Dependency Injection (and Dependency Injection Container): Injecting objects within objects, allowing faster access to these regardless of the factory pattern. And DI Container?

Here is my understanding of it:

$app = new System\Application(System\Config::load());

Inversion of Control: Don't understand this Design Pattern (or understand but don't know if what I do is IoC)

Then, in theory (preferably with simple examples), what does each of these concepts mean? Am I correct, or what is wrong / can be improved?

Thanks!


Solution

  • I think you understood correctly the Service Locator.

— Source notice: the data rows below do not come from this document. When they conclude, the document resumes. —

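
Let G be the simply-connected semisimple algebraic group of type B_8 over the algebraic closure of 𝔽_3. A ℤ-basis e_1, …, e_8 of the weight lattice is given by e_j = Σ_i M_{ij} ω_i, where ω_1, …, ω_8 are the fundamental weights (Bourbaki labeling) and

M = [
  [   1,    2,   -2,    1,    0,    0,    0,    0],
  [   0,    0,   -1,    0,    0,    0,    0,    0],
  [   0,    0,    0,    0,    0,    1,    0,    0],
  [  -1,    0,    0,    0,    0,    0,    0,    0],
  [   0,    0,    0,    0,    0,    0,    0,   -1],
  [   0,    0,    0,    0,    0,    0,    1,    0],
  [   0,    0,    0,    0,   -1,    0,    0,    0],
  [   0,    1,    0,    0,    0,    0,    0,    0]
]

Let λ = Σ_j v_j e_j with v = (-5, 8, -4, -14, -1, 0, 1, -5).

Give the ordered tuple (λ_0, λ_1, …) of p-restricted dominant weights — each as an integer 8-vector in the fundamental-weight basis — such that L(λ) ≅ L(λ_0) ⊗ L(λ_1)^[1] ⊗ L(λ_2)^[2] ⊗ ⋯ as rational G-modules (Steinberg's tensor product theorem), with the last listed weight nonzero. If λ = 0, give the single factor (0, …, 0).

Converting to the ω-basis (c_i = row i of M dotted with v = (-5, 8, -4, -14, -1, 0, 1, -5)):
  c_1 = (1)·(-5) + 2·8 + (-2)·(-4) + (1)·(-14) + (0)·(-1) + 0·0 + 0·1 + (0)·(-5) = 5
  c_2 = (0)·(-5) + 0·8 + (-1)·(-4) + (0)·(-14) + (0)·(-1) + 0·0 + 0·1 + (0)·(-5) = 4
  c_3 = (0)·(-5) + 0·8 + (0)·(-4) + (0)·(-14) + (0)·(-1) + 1·0 + 0·1 + (0)·(-5) = 0
  c_4 = (-1)·(-5) + 0·8 + (0)·(-4) + (0)·(-14) + (0)·(-1) + 0·0 + 0·1 + (0)·(-5) = 5
  c_5 = (0)·(-5) + 0·8 + (0)·(-4) + (0)·(-14) + (0)·(-1) + 0·0 + 0·1 + (-1)·(-5) = 5
  c_6 = (0)·(-5) + 0·8 + (0)·(-4) + (0)·(-14) + (0)·(-1) + 0·0 + 1·1 + (0)·(-5) = 1
  c_7 = (0)·(-5) + 0·8 + (0)·(-4) + (0)·(-14) + (-1)·(-1) + 0·0 + 0·1 + (0)·(-5) = 1
  c_8 = (0)·(-5) + 1·8 + (0)·(-4) + (0)·(-14) + (0)·(-1) + 0·0 + 0·1 + (0)·(-5) = 8
p = 3; digits c_i = Σ_j d_{ij}·3^j, 0 ≤ d_{ij} < 3:
  c_1 = 5 = 2·3^0 + 1·3^1
  c_2 = 4 = 1·3^0 + 1·3^1
  c_3 = 0
  c_4 = 5 = 2·3^0 + 1·3^1
  c_5 = 5 = 2·3^0 + 1·3^1
  c_6 = 1 = 1·3^0
  c_7 = 1 = 1·3^0
  c_8 = 8 = 2·3^0 + 2·3^1
p-restricted factor λ_0 = (2, 1, 0, 2, 2, 1, 1, 2)
p-restricted factor λ_1 = (1, 1, 0, 1, 1, 0, 0, 2)

((2, 1, 0, 2, 2, 1, 1, 2), (1, 1, 0, 1, 1, 0, 0, 2))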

    About Dependency Injection, means that if an object has constructor and/or property dependencies, these are injected in the object by outside, as opposed to the object getting the dependencies by itself

    public class MyClass
    {
       private $_dep;
       public function __construct($dep=null)
       {
           //$dep has to be injected
           $this->_dep=$dep;                           
       }
    
       //this is wrong because it couples MyClass to a specific Dependency implementation
       public function __construct()
       {
           $this->_dep=new Dependency();
        }
    }
       $dep=new Dependency();
       $obj=new MyClass($dep);
    

    Usually the constructor takes an abstraction (an interface) as the param, and outside the class is instantiated a concrete implementation which then is passed on to the constructor when creating a new instance of MyClass.

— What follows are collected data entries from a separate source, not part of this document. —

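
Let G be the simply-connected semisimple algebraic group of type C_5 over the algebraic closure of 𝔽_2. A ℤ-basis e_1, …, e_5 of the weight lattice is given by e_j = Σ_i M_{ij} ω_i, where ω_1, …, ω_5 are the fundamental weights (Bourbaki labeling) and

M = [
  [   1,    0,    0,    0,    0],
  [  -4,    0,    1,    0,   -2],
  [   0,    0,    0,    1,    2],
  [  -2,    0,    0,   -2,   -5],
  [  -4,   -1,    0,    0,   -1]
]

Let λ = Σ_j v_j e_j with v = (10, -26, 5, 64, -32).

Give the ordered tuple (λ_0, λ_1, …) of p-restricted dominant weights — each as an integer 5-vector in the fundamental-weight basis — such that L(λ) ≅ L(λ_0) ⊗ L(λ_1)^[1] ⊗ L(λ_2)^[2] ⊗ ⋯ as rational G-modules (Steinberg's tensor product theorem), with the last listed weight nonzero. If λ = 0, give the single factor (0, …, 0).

((0, 1, 0, 0, 0), (1, 0, 0, 0, 1), (0, 1, 0, 1, 0), (1, 1, 0, 1, 0), (0, 1, 0, 0, 1))

Converting to the ω-basis (c_i = row i of M dotted with v = (10, -26, 5, 64, -32)):
  c_1 = (1)·(10) + (0)·(-26) + (0)·(5) + (0)·(64) + (0)·(-32) = 10
  c_2 = (-4)·(10) + (0)·(-26) + (1)·(5) + (0)·(64) + (-2)·(-32) = 29
  c_3 = (0)·(10) + (0)·(-26) + (0)·(5) + (1)·(64) + (2)·(-32) = 0
  c_4 = (-2)·(10) + (0)·(-26) + (0)·(5) + (-2)·(64) + (-5)·(-32) = 12
  c_5 = (-4)·(10) + (-1)·(-26) + (0)·(5) + (0)·(64) + (-1)·(-32) = 18
p = 2; digits c_i = Σ_j d_{ij}·2^j, 0 ≤ d_{ij} < 2:
  c_1 = 10 = 0·2^0 + 1·2^1 + 0·2^2 + 1·2^3
  c_2 = 29 = 1·2^0 + 0·2^1 + 1·2^2 + 1·2^3 + 1·2^4
  c_3 = 0
  c_4 = 12 = 0·2^0 + 0·2^1 + 1·2^2 + 1·2^3
  c_5 = 18 = 0·2^0 + 1·2^1 + 0·2^2 + 0·2^3 + 1·2^4
p-restricted factor λ_0 = (0, 1, 0, 0, 0)
p-restricted factor λ_1 = (1, 0, 0, 0, 1)
p-restricted factor λ_2 = (0, 1, 0, 1, 0)
p-restricted factor λ_3 = (1, 1, 0, 1, 0)
p-restricted factor λ_4 = (0, 1, 0, 0, 1)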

    A DI Container, handles the dependency injection automatically. You just configure it, so that it knows what concrete classes to be returned when an abstraction is asked. The Container handles object creation, injecting dependencies via constructor and/or properties. Depending on the container (I don't know an example for php, I'm familiar only with .net DI Containers) you might have to register also the types of objects that can be created by it.

    Inversion of Control means that instead of a higher level class depending on a lower level class (dependency) implementation, the control is inversed so the lower level class implementation depends on an abstraction required by the higher level class.

    //abstraction defined for the use of higher level class
    public interface  IRepository {}
    
    // that's the dependency, the lower level class  
    public class XmlRepository implements IRepository {}
    
    //the higher level class
     public class MyClass
     {
         public function __construct(IRepository $repo) {}
      }
    

    IoC and DiC go together as the DI Container offers the IoC feature.